As soon as someone finds out that I’m self taught,
the first thing they want to know what kind of sewing machines I use.
If you know my story, you know that I almost failed Home Economics, and had no idea how to even thread a sewing machine when I first began. Back in 2010 when I was just starting out I borrowed my mom’s twenty five year old Singer and literally had to Google how to thread it. But I finally nailed down the basics and soon I was off shopping for my own machines.
I knew that I wanted to have all computerized machines, and so I finally settled on a Brother CS6000i. And for the first year of the business, it was the only machine I used. It’s a total workhorse and is everything I needed to get started. I love how many stitches are pre-stored, and the manuals are super easy to follow. Plus, it came with a ton of specialty feet and tools, which was a huge plus, since I had no idea what I needed back then. I’m telling you, I was a total rookie.
But as my sewing skills progressed, I decided it was time to add second machine to the studio, the Brother SE400, which is a combination sewing and embroidery machine. And it quickly became my new best friend.
Even though it has an embroidery carriage that allows designing and monogramming, I honestly don’t embroider with it that often, but I sew on it all day, everyday. I absolutely adore the way it sews.
It also came with lots pre-loaded stitches, designs and fonts for monogramming,as well the embroidery carriage, hoop, feet, and accessories. But my absolute favorite feature is that it ties and cuts with just the touch of a button. It’s a huge time saver!
And speaking of buttons, most people are surprised to know that I sew completely without the use of a foot pedal. Computerized machines can be operated by touch button which is one of the coolest features.
I love all my machines, and trust me, I put them through some serious abuse. If you’re new to sewing and thinking about purchasing your first machine, I highly recommend spending some time online reading and researching. When you’ve found one you like, take some time to visit your local fabric store to try it out for yourself. Make sure it does everything you need it to do, it’s well built, can be easily repaired and cleaned, accessories and parts are readily available, and most importantly, that it feels comfortable to sew on.
Recently I’ve added a Serger to my collection,
and honestly these three machine are pretty much all I ever need.
Ready to buy a machine?
Here’s my Top 5 Tips on Buying a Sewing Machine.
1) Stick to name brand machines. You really can’t go wrong with Brother or Singer, or if you have a little more to spend, a Janome or Bernina- Be still my heart!

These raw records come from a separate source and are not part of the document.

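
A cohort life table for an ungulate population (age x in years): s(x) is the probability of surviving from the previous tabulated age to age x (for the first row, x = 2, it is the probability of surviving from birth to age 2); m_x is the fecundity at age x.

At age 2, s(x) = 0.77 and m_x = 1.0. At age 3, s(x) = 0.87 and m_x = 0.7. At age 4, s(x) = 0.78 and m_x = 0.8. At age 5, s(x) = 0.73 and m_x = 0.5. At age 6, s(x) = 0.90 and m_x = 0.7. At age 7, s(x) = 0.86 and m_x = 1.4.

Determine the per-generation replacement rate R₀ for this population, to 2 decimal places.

Survivorship from birth: l_x = s_2·s_3·…·s_x.
  l_2 = 0.77000
  l_3 = 0.66990
  l_4 = 0.52252
  l_5 = 0.38144
  l_6 = 0.34330
  l_7 = 0.29524
R₀ = Σ l_x m_x:
  age 2: 0.77000 × 1.0 = 0.7700
  age 3: 0.66990 × 0.7 = 0.4689
  age 4: 0.52252 × 0.8 = 0.4180
  age 5: 0.38144 × 0.5 = 0.1907
  age 6: 0.34330 × 0.7 = 0.2403
  age 7: 0.29524 × 1.4 = 0.4133
R₀ = 0.7700 + 0.4689 + 0.4180 + 0.1907 + 0.2403 + 0.4133 = 2.5013

2.50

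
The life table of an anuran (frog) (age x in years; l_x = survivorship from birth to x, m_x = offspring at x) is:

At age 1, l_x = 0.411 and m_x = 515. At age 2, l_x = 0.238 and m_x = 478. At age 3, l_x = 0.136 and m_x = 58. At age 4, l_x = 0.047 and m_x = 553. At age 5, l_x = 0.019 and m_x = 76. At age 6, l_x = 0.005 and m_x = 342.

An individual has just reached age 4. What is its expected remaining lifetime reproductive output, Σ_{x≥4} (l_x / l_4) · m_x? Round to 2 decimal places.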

2) Opt for computerized if you’re a beginner. This may be a bit controversial, and I too learned on an older machine, but oh the ease and beauty of a computerized machine! Since they come preloaded with error codes, there is no more guessing what went wrong, just match the code to the manual! Nothing builds your sewing confidence like being able to troubleshoot and fix problems!
3) You don’t have to spend a lot but buy the best you can afford. My first machine cost around $189 and it is a workhorse. I still use it and I still love it. I have since added other machines to my collection- honestly the difference between what they do and what that first machine does is minimal, but the cheaper machine probably wont hold up as long.
4) Buy your machine from a dealer if you can, and make sure you try it out first! You wouldn’t buy a brand new car without test driving it first, right? Take some fabric swatches with you, denim, cotton, knit, leather and make sure it’s going to suit your sewing purposes.
5) Evaluate what you need. I can’t tell you how many times students have sat at my table with a machine that was completely unnecessary for home sewing. The machine may be fabulous but if you can’t or won’t use it, then what’s the point? Think about what you want to sew and then choose a machine accordingly. Want to monogram and embroider? Great, consider a dual purpose embroidery machine. Want to make baby blankets and a few pieces of clothes? A basic machine with a few decorative stitches will suffice. Are you a quilter? A sturdy machine with all the appropriate feet is the way to go.
Lastly, make sure you love your sewing machine and you’re comfortable with it. Don’t be afraid of messing it up, generally it’s hard to do a lot of damage short of dropping it off a shelf. Spend time with your machine and you’ll be amazed how quickly your sewing skills grow!